Большие пожары | страница 34
Наконец все было готово, и они поехали в Москву провожать отца. Отец был немного нелеп в своём рыжем жеребенке.
В Москве на шумной, людной, почти без снега площади втиснулись с трудом и волнениями в маленький автобус, поехали на другой вокзал. Отец объяснил, что это наши новые советские автобусы, заменившие красные английские («Помнишь, дочка, ездили смотреть иллюминацию?»). У нужного вокзала шли какие-то работы, из-за забора торчала деревянная башня.
— Метрополитен строят,— сказал отец,— подземную дорогу. В таком городе, как Москва, это необходимо.
Вслед за носильщиком, через запруженный душный вокзал вышли на длинный перрон к синему прекрасному поезду. Вошли в вагон и чинно сели на мягкий диван. Здесь все было великолепно — и выдвижная дверь с мерцающим зеркалом, и настольная лампа, и голубой ночник под потолком, и тяжелые красные занавески. Отец все ждал, что кто-то придет из института проводить его, выбегал смотреть и не мог дотерпеть, пока поезд отойдет, заскочил в буфет. Теперь уже и Лида научилась замечать это.

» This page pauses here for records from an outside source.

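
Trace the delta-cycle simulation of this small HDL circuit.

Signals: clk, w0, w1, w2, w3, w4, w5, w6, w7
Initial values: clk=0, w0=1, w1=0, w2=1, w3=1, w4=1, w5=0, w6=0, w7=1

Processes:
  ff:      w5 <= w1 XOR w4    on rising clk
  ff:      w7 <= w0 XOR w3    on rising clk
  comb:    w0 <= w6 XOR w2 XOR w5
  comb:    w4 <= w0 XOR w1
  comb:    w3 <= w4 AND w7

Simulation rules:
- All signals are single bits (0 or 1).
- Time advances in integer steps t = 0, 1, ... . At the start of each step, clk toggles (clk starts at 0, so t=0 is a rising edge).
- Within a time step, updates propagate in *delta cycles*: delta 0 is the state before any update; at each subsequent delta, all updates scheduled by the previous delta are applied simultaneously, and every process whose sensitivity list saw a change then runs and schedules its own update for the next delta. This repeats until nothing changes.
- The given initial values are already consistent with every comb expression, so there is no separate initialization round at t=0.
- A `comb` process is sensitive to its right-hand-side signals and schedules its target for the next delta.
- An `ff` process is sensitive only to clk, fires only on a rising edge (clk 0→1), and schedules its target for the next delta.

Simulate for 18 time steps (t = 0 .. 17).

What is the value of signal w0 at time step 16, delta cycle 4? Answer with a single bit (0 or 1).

0

t=0 Δ0: w1=0 w4=1 w0=1 w6=0 w5=0 clk=0 w2=1 w7=1 w3=1
  Δ1: clk:0→1
  Δ2: w5:0→1, w7:1→0
  Δ3: w0:1→0, w3:1→0
  Δ4: w4:1→0
  (4Δ to stable)
t=1 Δ0: w1=0 w4=0 w0=0 w6=0 w5=1 clk=1 w2=1 w7=0 w3=0
  Δ1: clk:1→0
  (1Δ to stable)
t=2 Δ0: w1=0 w4=0 w0=0 w6=0 w5=1 clk=0 w2=1 w7=0 w3=0
  Δ1: clk:0→1
  Δ2: w5:1→0
  Δ3: w0:0→1
  Δ4: w4:0→1
  (4Δ to stable)
t=3 Δ0: w1=0 w4=1 w0=1 w6=0 w5=0 clk=1 w2=1 w7=0 w3=0
  Δ1: clk:1→0
  (1Δ to stable)
t=4 Δ0: w1=0 w4=1 w0=1 w6=0 w5=0 clk=0 w2=1 w7=0 w3=0
  Δ1: clk:0→1
  Δ2: w5:0→1, w7:0→1
  Δ3: w0:1→0, w3:0→1
  Δ4: w4:1→0
  Δ5: w3:1→0
  (5Δ to stable)
t=5 Δ0: w1=0 w4=0 w0=0 w6=0 w5=1 clk=1 w2=1 w7=1 w3=0
  Δ1: clk:1→0
  (1Δ to stable)
t=6 Δ0: w1=0 w4=0 w0=0 w6=0 w5=1 clk=0 w2=1 w7=1 w3=0
  Δ1: clk:0→1
  Δ2: w5:1→0, w7:1→0
  Δ3: w0:0→1
  Δ4: w4:0→1
  (4Δ to stable)
t=7 Δ0: w1=0 w4=1 w0=1 w6=0 w5=0 clk=1 w2=1 w7=0 w3=0
  Δ1: clk:1→0
  (1Δ to stable)
t=8 Δ0: w1=0 w4=1 w0=1 w6=0 w5=0 clk=0 w2=1 w7=0 w3=0
  Δ1: clk:0→1
  Δ2: w5:0→1, w7:0→1
  Δ3: w0:1→0, w3:0→1
  Δ4: w4:1→0
  Δ5: w3:1→0
  (5Δ to stable)
t=9 Δ0: w1=0 w4=0 w0=0 w6=0 w5=1 clk=1 w2=1 w7=1 w3=0
  Δ1: clk:1→0
  (1Δ to stable)
t=10 Δ0: w1=0 w4=0 w0=0 w6=0 w5=1 clk=0 w2=1 w7=1 w3=0
  Δ1: clk:0→1
  Δ2: w5:1→0, w7:1→0
  Δ3: w0:0→1
  Δ4: w4:0→1
  (4Δ to stable)
t=11 Δ0: w1=0 w4=1 w0=1 w6=0 w5=0 clk=1 w2=1 w7=0 w3=0
  Δ1: clk:1→0
  (1Δ to stable)
t=12 Δ0: w1=0 w4=1 w0=1 w6=0 w5=0 clk=0 w2=1 w7=0 w3=0
  Δ1: clk:0→1
  Δ2: w5:0→1, w7:0→1
  Δ3: w0:1→0, w3:0→1
  Δ4: w4:1→0
  Δ5: w3:1→0
  (5Δ to stable)
t=13 Δ0: w1=0 w4=0 w0=0 w6=0 w5=1 clk=1 w2=1 w7=1 w3=0
  Δ1: clk:1→0
  (1Δ to stable)
t=14 Δ0: w1=0 w4=0 w0=0 w6=0 w5=1 clk=0 w2=1 w7=1 w3=0
  Δ1: clk:0→1
  Δ2: w5:1→0, w7:1→0
  Δ3: w0:0→1
  Δ4: w4:0→1
  (4Δ to stable)
t=15 Δ0: w1=0 w4=1 w0=1 w6=0 w5=0 clk=1 w2=1 w7=0 w3=0
  Δ1: clk:1→0
  (1Δ to stable)
t=16 Δ0: w1=0 w4=1 w0=1 w6=0 w5=0 clk=0 w2=1 w7=0 w3=0
  Δ1: clk:0→1
  Δ2: w5:0→1, w7:0→1
  Δ3: w0:1→0, w3:0→1
  Δ4: w4:1→0
  Δ5: w3:1→0
  (5Δ to stable)
t=17 Δ0: w1=0 w4=0 w0=0 w6=0 w5=1 clk=1 w2=1 w7=1 w3=0
  Δ1: clk:1→0
  (1Δ to stable)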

— Ну, ладно, ладно,— сказал отец,— все будет хорошо. Будь умницей, дочка. Ладно? И пиши мне.— Он поцеловал ее, и на нее дохнуло таким знакомым отцовским запахом, смешанным с вином и табаком. Нужно было уже уходить, и, расцеловавшись еще раз с отцом, они вышла на перрон, а отец, стоя в тамбуре за спиной проводницы, кивал и грустно улыбался. И ей стало очень жалко отца. Поезд тронулся, отец махал из-за плеча проводницы, и Лида еще долго узнавала его руку. Потом они пошли назад по длинному опустевшему перрону.
А ее отца, инженера Аркадия Викторовича Валединскоко, мягко и мощно понес на восток синий экспресс.
Аркадий Викторович брился, шел в вагон ресторан по чужим вагонам— через шаткие площадки между вагонами, защищенные клеенчатой гармошкой, из-под которой обдавало холодом, подолгу сидел за столиком, смотрел в широкое окно на белые поля, на голые березки, па забитые снегом елки. Потом он возвращался к себе. Мягкий вагон был заполнен наполовину, в купе был лишь один сосед, но Валединский часами стоял в коридоре у окна, размышляя о том, что его ожидает, и уже тоскуя в разлуке. Поезд мчался, и Валединский думал, вернее, чувствовал, глядя на эти леса, на мелькающие деревушки, на стрелочницу у переезда, замотанную платком, в лежащей поверх платка железнодорожной фуражке: «Ах ты, боже мой, велика Россия!» Но ведь пересекающая страну, гудящая под колесами бесконечная магистраль была лишь тоненькой ниточкой в этих снежных безлюдных просторах, ниточкой, на которую были нанизаны города, станции, заводы. А какие пространства разворачивались направо и налево от полотна! Он стоял в коридоре летящего вагона, лицом к северу, к далекому Ледовитому океану, пересекая великие реки и всякий раз жалея, что они подо льдом.